In the field of microbiology, being able to effectively identity bacteria from a given sample is indeed of vital importance. To further expound, in relation to medical applications, the identification of bacteria from clinical samples is essential in order to determine whether the treatment being given or to be given for an infection would indeed be effective (Crowley, 2010). In relation to this, if the pathogenic bacteria have not been appropriately identified then it would be logical to assume that the disease would not be effectively treated let alone the possibility of further worsening the patient’s health.
Furthermore, if antibiotics are mistakenly administered due to errors in identification, then it would be possible that resistance might be developed as one of the most undesirable effects (Crowley, 2010). Therefore, it is not difficult to realize that gaining the knowledge as well as the basic capability to uncover the identity of unknown bacteria, as accomplished throughout this exercise, is without doubt an important pursuit associated with a myriad of substantial applications especially in the field of healthcare.
Methods Two unknown bacterial samples, respectively labeled as Unknown 1 and 3, have been identified through the use of sequential steps ranging from staining procedures to tests for metabolic capabilities. In particular, the exercise has been completed throughout a span of seven weeks. The initial step, accomplished during the first week, was to isolate pure cultures from both unknown samples. Such a step was important in order to obtain colonies for use in the next procedures as well as to characterize the morphological aspects of the samples’ culture.
During the second and third week of the experiment or exercise, gram staining was done after having successfully observed the pure cultures of each unknown sample. Of course, gram staining is an important step in the process of identification as it determines whether a given sample is either gram positive or gram negative, hence limiting the possible identities of the bacteria (Crowley, 2010).
Afterwards, in the two weeks that followed, selective/differential media have been utilized, wherein each unknown have been inoculated in.

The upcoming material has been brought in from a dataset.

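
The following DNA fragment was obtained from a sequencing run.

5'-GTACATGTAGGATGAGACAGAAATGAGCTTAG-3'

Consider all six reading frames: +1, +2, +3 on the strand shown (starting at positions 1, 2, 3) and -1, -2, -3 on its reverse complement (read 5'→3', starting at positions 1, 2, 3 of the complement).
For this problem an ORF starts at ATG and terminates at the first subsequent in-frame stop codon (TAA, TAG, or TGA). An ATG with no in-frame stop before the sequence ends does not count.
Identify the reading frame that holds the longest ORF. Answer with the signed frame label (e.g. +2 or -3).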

In particular, media such as Mannitol Salt Agar (MSA), Phenylethyl Alcohol Agar (PEA), Blood Agar, Starch Agar, DNase with Methyl Green Agar, Eosin Methylene Blue (EMB) Agar, Endo Agar, MacConkey Agar, and Deoxycholate (DOC) Agar. Subsequently, after having observed the growth of the unknown samples in the aforesaid media, additional tests have been done.
The metabolic tests, which were done throughout the final two weeks of the exercise, include Methyl Red and Voges-Proskauer (VP), Phenylalanine Deaminase (PD), Sulfide Indole Motility (SIM), Citrate, Catalase, Phenol Red Sugar, Urease, as well as Triple Sugar Iron (TSI). The use of the media and tests delineated above is vital in determining the identity of the samples. Bergey’s Manual of Determinative Bacteriology requires the information derived from such, so as to characterize the sample and narrow down the possible choices. Of course, the use of the aforesaid book in such a manner would be the final phase of identification.

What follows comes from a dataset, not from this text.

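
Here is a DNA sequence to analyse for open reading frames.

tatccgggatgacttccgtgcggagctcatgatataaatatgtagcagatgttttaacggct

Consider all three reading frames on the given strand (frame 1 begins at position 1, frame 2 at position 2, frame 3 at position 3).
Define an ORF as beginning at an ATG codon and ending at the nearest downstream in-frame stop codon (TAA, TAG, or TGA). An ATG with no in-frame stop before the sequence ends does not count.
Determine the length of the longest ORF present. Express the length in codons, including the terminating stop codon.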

Assuming that the most if not all results gained from the differential/selective media as well as metabolic tests are indeed accurate, then it would be appropriate to assume that the identity of the unknown samples gained through the use of Bergey’s Manual of Determinative Bacteriology would be accurate and reliable as well. As a side note, it would be ideal to highlight the fact that not all possible bacteria have been considered in the identification of the unknowns since it has been indicated that the provided list in the laboratory manual contains the potential the identities.
Results In order to present the information gained throughout the aforesaid steps, two tables have been created one for each unknown bacteria being tested and identified. Of course, this would be an essential step in providing a clear means of evaluating the main results of the exercise, and have allowed for an efficient means of cross-checking with the Bergey’s Manual of Determinative Bacteriology. Table 1 below delineates the main results gained regarding Unknown 1.
Aside from being determined to be a gram negative, it has been established that subjecting Unknown 1 to tests or means of differentiation such as PEA, Hemolysis, Urease Hydrolysis, Mannitol, DNA Hydrolysis, MR, and Catalase all results in a positive. In contrast, negative results have been achieved from Amylase, VP, PD, H2S, and Citrate. Without doubt, it is also important to highlight an important insight gained through microscopy. Specifically, it has been determined that Unknown 1 is cocci.